- Cientistas identificaram lagos salinos submersos no fundo do oceano, com margens definidas e água leitosa.
- Existem em pontos como Golfo do México, Mar Mediterrâneo e Mar Vermelho, com salinidade de três a oito vezes maior que a da água do mar.
- Esses bolsões formam ambientes estáveis no fundo do oceano, parecidos com lagos, apesar da água ainda ser parte de uma massa maior.
- A existência sugere que o fundo do oceano pode fixar carbono de maneiras ainda não imaginadas.
- A descoberta destaca a presença de fenômenos naturais raros nas profundezas marinhas e seu potencial para estudo científico.
Um grupo de cientistas identificou um lago salino submerso no fundo do oceano, cuja água é extremamente tóxica, mas revela propriedades únicas. A descoberta levanta perguntas sobre a vida em ambientes extremos e sobre o papel desses lagos no ciclo químico marinho.
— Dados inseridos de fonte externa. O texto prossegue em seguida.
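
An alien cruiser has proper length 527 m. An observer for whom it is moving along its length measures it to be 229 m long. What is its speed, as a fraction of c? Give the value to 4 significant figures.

β ≈ 0.9007

γ = L₀/L = 527/229 = 2.30131
β = √(1 − 1/γ²) = 0.9007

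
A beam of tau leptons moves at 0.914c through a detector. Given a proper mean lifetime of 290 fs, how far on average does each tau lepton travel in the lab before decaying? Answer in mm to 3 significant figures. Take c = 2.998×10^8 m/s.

γ = 1/√(1 − 0.914²) = 2.4648
Dilated lifetime: Δt = γτ₀ = 2.4648 × 290 fs = 714.79 fs
d = vΔt = 0.914c × 714.79 fs = 2.7402×10^8 m/s × 7.1479×10^-13 s = 0.196 mm

d ≈ 0.196 mm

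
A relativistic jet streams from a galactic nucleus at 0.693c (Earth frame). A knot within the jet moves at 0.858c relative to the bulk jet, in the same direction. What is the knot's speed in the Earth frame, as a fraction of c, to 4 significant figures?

Relativistic velocity addition: u = (u' + v)/(1 + u'v/c²)
= (0.858 + 0.693)/(1 + 0.858×0.693) = 1.551/1.59459 = 0.9727

u ≈ 0.9727c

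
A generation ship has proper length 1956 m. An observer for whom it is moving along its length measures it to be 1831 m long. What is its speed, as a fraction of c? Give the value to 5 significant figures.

β ≈ 0.35175

γ = L₀/L = 1956/1831 = 1.068269
β = √(1 − 1/γ²) = 0.35175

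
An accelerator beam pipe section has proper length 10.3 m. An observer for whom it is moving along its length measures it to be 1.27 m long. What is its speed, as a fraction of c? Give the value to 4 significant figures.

γ = L₀/L = 10.3/1.27 = 8.11024
β = √(1 − 1/γ²) = 0.9924

β ≈ 0.9924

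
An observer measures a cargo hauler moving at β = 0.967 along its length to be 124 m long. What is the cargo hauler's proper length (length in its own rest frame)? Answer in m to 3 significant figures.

γ = 1/√(1 − 0.967²) = 3.9250
L₀ = γL = 3.9250 × 124 = 487 m

L₀ ≈ 487 m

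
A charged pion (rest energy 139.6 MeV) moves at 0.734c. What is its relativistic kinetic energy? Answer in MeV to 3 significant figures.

K ≈ 66.0 MeV

γ = 1/√(1 − 0.734²) = 1.4724
K = (γ − 1)m₀c² = (1.4724 − 1) × 139.6 MeV = 0.47243 × 139.6 MeV = 66.0 MeV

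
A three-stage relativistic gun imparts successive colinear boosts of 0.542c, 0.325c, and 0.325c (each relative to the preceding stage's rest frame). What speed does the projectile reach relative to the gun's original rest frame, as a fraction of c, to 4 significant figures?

Compose boost 2: (0.325 + 0.542)/(1 + 0.325×0.542) = 0.8670/1.17615 = 0.737151
Compose boost 3: (0.325 + 0.737151)/(1 + 0.325×0.737151) = 1.06215/1.23957 = 0.8569

u ≈ 0.8569c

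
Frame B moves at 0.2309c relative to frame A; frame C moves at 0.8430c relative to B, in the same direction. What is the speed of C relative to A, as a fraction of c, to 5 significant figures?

Compose boost 2: (0.8430 + 0.2309)/(1 + 0.8430×0.2309) = 1.0739/1.194649 = 0.89893

u ≈ 0.89893c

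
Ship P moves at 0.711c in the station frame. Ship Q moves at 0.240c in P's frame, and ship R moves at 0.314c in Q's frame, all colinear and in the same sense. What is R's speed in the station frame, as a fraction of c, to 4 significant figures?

Compose boost 2: (0.240 + 0.711)/(1 + 0.240×0.711) = 0.9510/1.17064 = 0.812376
Compose boost 3: (0.314 + 0.812376)/(1 + 0.314×0.812376) = 1.12638/1.25509 = 0.8974

u ≈ 0.8974c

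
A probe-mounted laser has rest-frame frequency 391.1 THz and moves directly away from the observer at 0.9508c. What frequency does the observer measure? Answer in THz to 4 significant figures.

Relativistic Doppler: f_obs = f_src √((1−β)/(1+β))
= 391.1 × √(0.0492000/1.95080) = 391.1 × 0.158809 = 62.11 THz

f_obs ≈ 62.11 THz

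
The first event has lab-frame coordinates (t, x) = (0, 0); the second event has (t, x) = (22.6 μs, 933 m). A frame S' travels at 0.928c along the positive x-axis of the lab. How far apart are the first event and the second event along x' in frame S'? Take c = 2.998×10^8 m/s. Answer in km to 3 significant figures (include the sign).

Δx' ≈ -14.4 km

γ = 1/√(1 − 0.928²) = 2.6840
Δx' = γ(Δx − vΔt) = 2.6840 × (933 m − 0.928×(2.998×10^8 m/s)×22.6×10^-6 s)
= 2.6840 × (-5354.6 m) = -14.4 km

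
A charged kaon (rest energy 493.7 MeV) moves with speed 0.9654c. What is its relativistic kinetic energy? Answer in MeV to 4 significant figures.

K ≈ 1400 MeV

γ = 1/√(1 − 0.9654²) = 3.83474
K = (γ − 1)m₀c² = (3.83474 − 1) × 493.7 MeV = 2.83474 × 493.7 MeV = 1400 MeV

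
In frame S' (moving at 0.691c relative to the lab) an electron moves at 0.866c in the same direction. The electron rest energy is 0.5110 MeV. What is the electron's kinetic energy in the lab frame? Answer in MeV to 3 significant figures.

K ≈ 1.75 MeV

u_lab = (0.866 + 0.691)/(1 + 0.866×0.691) = 0.974095
γ = 1/√(1 − 0.974095²) = 4.4221
K = (γ − 1)m₀c² = (4.4221 − 1) × 0.5110 = 3.4221 × 0.5110 = 1.75 MeV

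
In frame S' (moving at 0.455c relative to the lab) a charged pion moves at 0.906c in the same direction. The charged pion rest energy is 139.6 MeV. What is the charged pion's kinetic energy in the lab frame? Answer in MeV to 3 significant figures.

u_lab = (0.906 + 0.455)/(1 + 0.906×0.455) = 0.963724
γ = 1/√(1 − 0.963724²) = 3.7467
K = (γ − 1)m₀c² = (3.7467 − 1) × 139.6 = 2.7467 × 139.6 = 383 MeV

K ≈ 383 MeV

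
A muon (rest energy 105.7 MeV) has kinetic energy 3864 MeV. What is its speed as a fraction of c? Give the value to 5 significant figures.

β ≈ 0.99965

γ = 1 + K/(m₀c²) = 1 + 3864/105.7 = 37.55629
β = √(1 − 1/γ²) = 0.99965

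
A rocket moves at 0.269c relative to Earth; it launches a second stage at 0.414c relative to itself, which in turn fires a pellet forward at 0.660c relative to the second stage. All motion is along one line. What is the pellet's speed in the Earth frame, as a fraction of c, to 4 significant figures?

Compose boost 2: (0.414 + 0.269)/(1 + 0.414×0.269) = 0.6830/1.11137 = 0.614559
Compose boost 3: (0.660 + 0.614559)/(1 + 0.660×0.614559) = 1.27456/1.40561 = 0.9068

u ≈ 0.9068c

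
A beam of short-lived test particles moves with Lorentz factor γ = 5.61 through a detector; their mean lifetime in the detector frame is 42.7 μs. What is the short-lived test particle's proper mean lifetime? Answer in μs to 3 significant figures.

τ₀ ≈ 7.61 μs

γ = 5.61 (given)
Proper time: τ₀ = Δt/γ = 42.7/5.61 = 7.61 μs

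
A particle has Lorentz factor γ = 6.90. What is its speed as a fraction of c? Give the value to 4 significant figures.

β = √(1 − 1/γ²) = √(1 − 1/6.90²) = √(0.978996) = 0.9894

β ≈ 0.9894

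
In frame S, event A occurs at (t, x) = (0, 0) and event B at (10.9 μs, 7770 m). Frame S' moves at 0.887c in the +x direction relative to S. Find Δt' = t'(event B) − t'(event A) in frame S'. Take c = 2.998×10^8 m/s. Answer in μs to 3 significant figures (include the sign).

Δt' ≈ -26.2 μs

γ = 1/√(1 − 0.887²) = 2.1656
Δt' = γ(Δt − vΔx/c²) = 2.1656 × (10.9 μs − 0.887×7770 m / (2.998×10^8 m/s))
= 2.1656 × (-12.089 μs) = -26.2 μs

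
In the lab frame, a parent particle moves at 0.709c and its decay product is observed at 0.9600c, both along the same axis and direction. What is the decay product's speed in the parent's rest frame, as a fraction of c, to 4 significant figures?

Inverse velocity addition: u' = (u − v)/(1 − uv/c²)
= (0.9600 − 0.709)/(1 − 0.9600×0.709) = 0.2510/0.319360 = 0.7859

u' ≈ 0.7859c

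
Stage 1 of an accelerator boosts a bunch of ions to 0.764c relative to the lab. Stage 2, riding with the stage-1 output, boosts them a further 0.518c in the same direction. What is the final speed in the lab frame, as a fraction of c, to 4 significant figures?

u ≈ 0.9185c

Compose boost 2: (0.518 + 0.764)/(1 + 0.518×0.764) = 1.282/1.39575 = 0.9185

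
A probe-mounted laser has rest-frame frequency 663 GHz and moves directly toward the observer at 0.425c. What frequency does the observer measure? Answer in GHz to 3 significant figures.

Relativistic Doppler: f_obs = f_src √((1+β)/(1−β))
= 663 × √(1.4250/0.57500) = 663 × 1.5742 = 1040 GHz

f_obs ≈ 1040 GHz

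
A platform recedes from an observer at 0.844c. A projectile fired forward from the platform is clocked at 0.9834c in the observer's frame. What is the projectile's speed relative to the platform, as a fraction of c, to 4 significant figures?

u' ≈ 0.8199c

Inverse velocity addition: u' = (u − v)/(1 − uv/c²)
= (0.9834 − 0.844)/(1 − 0.9834×0.844) = 0.1394/0.170010 = 0.8199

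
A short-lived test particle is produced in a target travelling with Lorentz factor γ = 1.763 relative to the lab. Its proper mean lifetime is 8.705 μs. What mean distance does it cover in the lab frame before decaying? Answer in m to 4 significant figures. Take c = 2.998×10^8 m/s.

β = √(1 − 1/γ²) = √(1 − 1/1.763²) = 0.823570
Dilated lifetime: Δt = γτ₀ = 1.763 × 8.705 μs = 15.3469 μs
d = vΔt = 0.823570c × 15.3469 μs = 2.46906×10^8 m/s × 1.53469×10^-5 s = 3789 m

d ≈ 3789 m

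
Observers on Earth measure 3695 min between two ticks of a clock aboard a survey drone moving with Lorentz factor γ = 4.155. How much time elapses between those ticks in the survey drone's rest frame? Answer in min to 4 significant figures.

τ₀ ≈ 889.3 min

γ = 4.155 (given)
Proper time: τ₀ = Δt/γ = 3695/4.155 = 889.3 min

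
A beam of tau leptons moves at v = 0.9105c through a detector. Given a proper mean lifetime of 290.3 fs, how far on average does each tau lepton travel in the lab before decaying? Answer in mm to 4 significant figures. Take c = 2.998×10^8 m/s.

d ≈ 0.1916 mm

γ = 1/√(1 − 0.9105²) = 2.41833
Dilated lifetime: Δt = γτ₀ = 2.41833 × 290.3 fs = 702.040 fs
d = vΔt = 0.9105c × 702.040 fs = 2.72968×10^8 m/s × 7.02040×10^-13 s = 0.1916 mm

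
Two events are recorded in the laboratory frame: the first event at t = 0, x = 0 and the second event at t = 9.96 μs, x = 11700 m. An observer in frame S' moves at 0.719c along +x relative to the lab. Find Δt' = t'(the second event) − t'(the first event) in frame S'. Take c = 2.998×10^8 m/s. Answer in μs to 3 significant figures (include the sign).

Δt' ≈ -26.0 μs

γ = 1/√(1 − 0.719²) = 1.4388
Δt' = γ(Δt − vΔx/c²) = 1.4388 × (9.96 μs − 0.719×11700 m / (2.998×10^8 m/s))
= 1.4388 × (-18.100 μs) = -26.0 μs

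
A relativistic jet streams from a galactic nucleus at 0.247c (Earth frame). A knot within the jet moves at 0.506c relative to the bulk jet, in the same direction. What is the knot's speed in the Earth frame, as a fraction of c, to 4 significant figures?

Relativistic velocity addition: u = (u' + v)/(1 + u'v/c²)
= (0.506 + 0.247)/(1 + 0.506×0.247) = 0.7530/1.12498 = 0.6693

u ≈ 0.6693c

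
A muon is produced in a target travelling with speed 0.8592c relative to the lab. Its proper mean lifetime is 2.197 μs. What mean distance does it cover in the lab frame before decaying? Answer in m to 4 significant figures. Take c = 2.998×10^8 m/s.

γ = 1/√(1 − 0.8592²) = 1.95450
Dilated lifetime: Δt = γτ₀ = 1.95450 × 2.197 μs = 4.29404 μs
d = vΔt = 0.8592c × 4.29404 μs = 2.57588×10^8 m/s × 4.29404×10^-6 s = 1106 m

d ≈ 1106 m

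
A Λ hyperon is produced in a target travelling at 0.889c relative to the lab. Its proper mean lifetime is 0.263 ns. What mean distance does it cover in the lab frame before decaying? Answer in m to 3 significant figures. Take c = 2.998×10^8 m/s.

γ = 1/√(1 − 0.889²) = 2.1838
Dilated lifetime: Δt = γτ₀ = 2.1838 × 0.263 ns = 0.57435 ns
d = vΔt = 0.889c × 0.57435 ns = 2.6652×10^8 m/s × 5.7435×10^-10 s = 0.153 m

d ≈ 0.153 m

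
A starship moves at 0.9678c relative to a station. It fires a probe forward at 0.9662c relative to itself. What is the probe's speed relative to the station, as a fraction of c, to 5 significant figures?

u ≈ 0.99944c

Relativistic velocity addition: u = (u' + v)/(1 + u'v/c²)
= (0.9662 + 0.9678)/(1 + 0.9662×0.9678) = 1.9340/1.935088 = 0.99944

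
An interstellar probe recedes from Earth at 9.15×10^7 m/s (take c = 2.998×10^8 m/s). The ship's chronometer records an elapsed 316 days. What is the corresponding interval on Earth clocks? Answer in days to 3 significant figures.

β = v/c = 9.15×10^7 / 2.998×10^8 = 0.30520
γ = 1/√(1 − 0.30520²) = 1.0501
Time dilation: Δt = γτ₀ = 1.0501 × 316 days = 332 days

Δt ≈ 332 days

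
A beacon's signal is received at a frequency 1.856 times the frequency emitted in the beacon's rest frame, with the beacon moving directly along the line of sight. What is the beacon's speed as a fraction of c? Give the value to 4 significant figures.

β ≈ 0.5500

f_obs/f_src = √((1+β)/(1−β)) = 1.856  ⇒  (1+β)/(1−β) = 3.44474
β = |1 − D²|/(1 + D²) = |1 − 3.44474|/(1 + 3.44474) = 0.5500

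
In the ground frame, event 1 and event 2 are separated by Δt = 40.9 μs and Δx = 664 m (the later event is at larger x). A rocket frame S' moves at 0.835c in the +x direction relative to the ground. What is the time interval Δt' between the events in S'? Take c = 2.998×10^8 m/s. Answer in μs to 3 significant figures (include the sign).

γ = 1/√(1 − 0.835²) = 1.8174
Δt' = γ(Δt − vΔx/c²) = 1.8174 × (40.9 μs − 0.835×664 m / (2.998×10^8 m/s))
= 1.8174 × (39.051 μs) = 71.0 μs

Δt' ≈ 71.0 μs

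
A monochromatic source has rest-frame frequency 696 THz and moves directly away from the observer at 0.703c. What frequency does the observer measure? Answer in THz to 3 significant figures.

f_obs ≈ 291 THz

Relativistic Doppler: f_obs = f_src √((1−β)/(1+β))
= 696 × √(0.29700/1.7030) = 696 × 0.41761 = 291 THz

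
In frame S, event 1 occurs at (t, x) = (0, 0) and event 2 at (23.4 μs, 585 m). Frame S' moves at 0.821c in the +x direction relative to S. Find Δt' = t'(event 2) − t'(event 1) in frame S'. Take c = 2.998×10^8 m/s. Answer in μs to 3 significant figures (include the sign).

Δt' ≈ 38.2 μs

γ = 1/√(1 − 0.821²) = 1.7515
Δt' = γ(Δt − vΔx/c²) = 1.7515 × (23.4 μs − 0.821×585 m / (2.998×10^8 m/s))
= 1.7515 × (21.798 μs) = 38.2 μs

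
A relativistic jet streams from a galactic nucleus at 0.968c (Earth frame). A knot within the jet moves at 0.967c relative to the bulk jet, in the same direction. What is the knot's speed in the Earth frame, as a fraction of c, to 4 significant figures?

u ≈ 0.9995c

Relativistic velocity addition: u = (u' + v)/(1 + u'v/c²)
= (0.967 + 0.968)/(1 + 0.967×0.968) = 1.935/1.93606 = 0.9995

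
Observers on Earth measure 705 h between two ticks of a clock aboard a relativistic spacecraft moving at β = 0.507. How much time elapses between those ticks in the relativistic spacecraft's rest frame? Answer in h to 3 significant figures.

γ = 1/√(1 − 0.507²) = 1.1602
Proper time: τ₀ = Δt/γ = 705/1.1602 = 608 h

τ₀ ≈ 608 h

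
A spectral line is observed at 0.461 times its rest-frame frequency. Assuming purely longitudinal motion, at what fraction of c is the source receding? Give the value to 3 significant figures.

f_obs/f_src = √((1−β)/(1+β)) = 0.461  ⇒  (1−β)/(1+β) = 0.21252
β = |1 − D²|/(1 + D²) = |1 − 0.21252|/(1 + 0.21252) = 0.649

β ≈ 0.649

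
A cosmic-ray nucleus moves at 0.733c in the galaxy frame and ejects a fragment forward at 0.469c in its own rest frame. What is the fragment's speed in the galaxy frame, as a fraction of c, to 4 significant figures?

u ≈ 0.8945c

Compose boost 2: (0.469 + 0.733)/(1 + 0.469×0.733) = 1.202/1.34378 = 0.8945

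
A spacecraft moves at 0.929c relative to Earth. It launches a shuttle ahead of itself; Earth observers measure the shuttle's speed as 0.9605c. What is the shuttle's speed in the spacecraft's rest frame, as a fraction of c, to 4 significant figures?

Inverse velocity addition: u' = (u − v)/(1 − uv/c²)
= (0.9605 − 0.929)/(1 − 0.9605×0.929) = 0.03150/0.107695 = 0.2925

u' ≈ 0.2925c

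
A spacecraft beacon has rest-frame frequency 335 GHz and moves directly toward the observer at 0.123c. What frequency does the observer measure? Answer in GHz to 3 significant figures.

f_obs ≈ 379 GHz

Relativistic Doppler: f_obs = f_src √((1+β)/(1−β))
= 335 × √(1.1230/0.87700) = 335 × 1.1316 = 379 GHz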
O lago fica no fundo de uma massa de água salgada, com margens bem definidas e uma superfície leitosa, típica de poças de salmoura. A água tem salinidade de várias vezes superior à do oceano, criando um ecossistema isolado ao redor.
A identificação ocorreu durante expedição que investigava o fundo marítimo, com uso de equipamentos de mergulho e monitoramento remoto. A equipe aponta que esse ambiente pode explicar como certos processos de fixação de carbono ocorrem lá embaixo.
Os lagos salinos submersos são cenários raros no planeta. Eles se formam pela acentuada concentração de sal, que separa água de maneira estável, com limites visíveis no entorno. A salinidade pode chegar a três a oito vezes a da água do mar.
Os pesquisadores destacam que o modelo de fluxo de carbono nesses lagos sugere mecanismos até então não descritos. As análises iniciais indicam que a atividade biológica local encontra defesa em condições de alta salinidade e pressão extrema.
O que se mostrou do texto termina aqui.